I would like to thank my professors, friends and family for their support, encouragement and assistance while collecting data and writing this thesis. First, I would like to thank Professor Brooke Lea for his advice and support while completing this project. Second, I would like to thank my readers, Professors Pete Ferderer and Sun No, for their guidance and support while completing the project. Third, I would like to thank Professors Jaine Strauss and Darcy Burgund for their support and advice. Fourth, I would like to thank my parents and sister for their support and valuable input when completing the project, as well as providing non-academic support during the project and my four years at Macalester. Fifth, I would like to thank Josh Allen, Ken Moffett and Professor Wiertelak for their help with the logistics of collecting data.
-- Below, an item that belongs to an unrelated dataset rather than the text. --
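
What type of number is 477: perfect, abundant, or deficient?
deficient

Proper divisors of 477: sum = 1 + 3 + 9 + 53 + 159 = 225
Since 225 < 477, 477 is deficient.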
Finally, I would like to thank my friends for their considerable patience and support as I worked to complete the project this year.

Abstract

I investigated the importance of cognitive exposure and social interaction for group-to-individual transfer for low-and high-demonstrability tasks. I tested the hypothesis that transfer occurs for high-demonstrability tasks with or without social interaction, but transfer for low-demonstrability tasks only occurs if subjects engage in social interaction. During the transfer phase, subjects either worked in a small group, which permitted social interaction, or viewed a video of a yolked group, which only permitted the transfer of cognitive processes. Analysis of subjects’ pre-post performance difference indicated that transfer is constant regardless of the level of demonstrability. However, overall transfer for the high demonstrability task exceeds transfer of the low demonstrability task.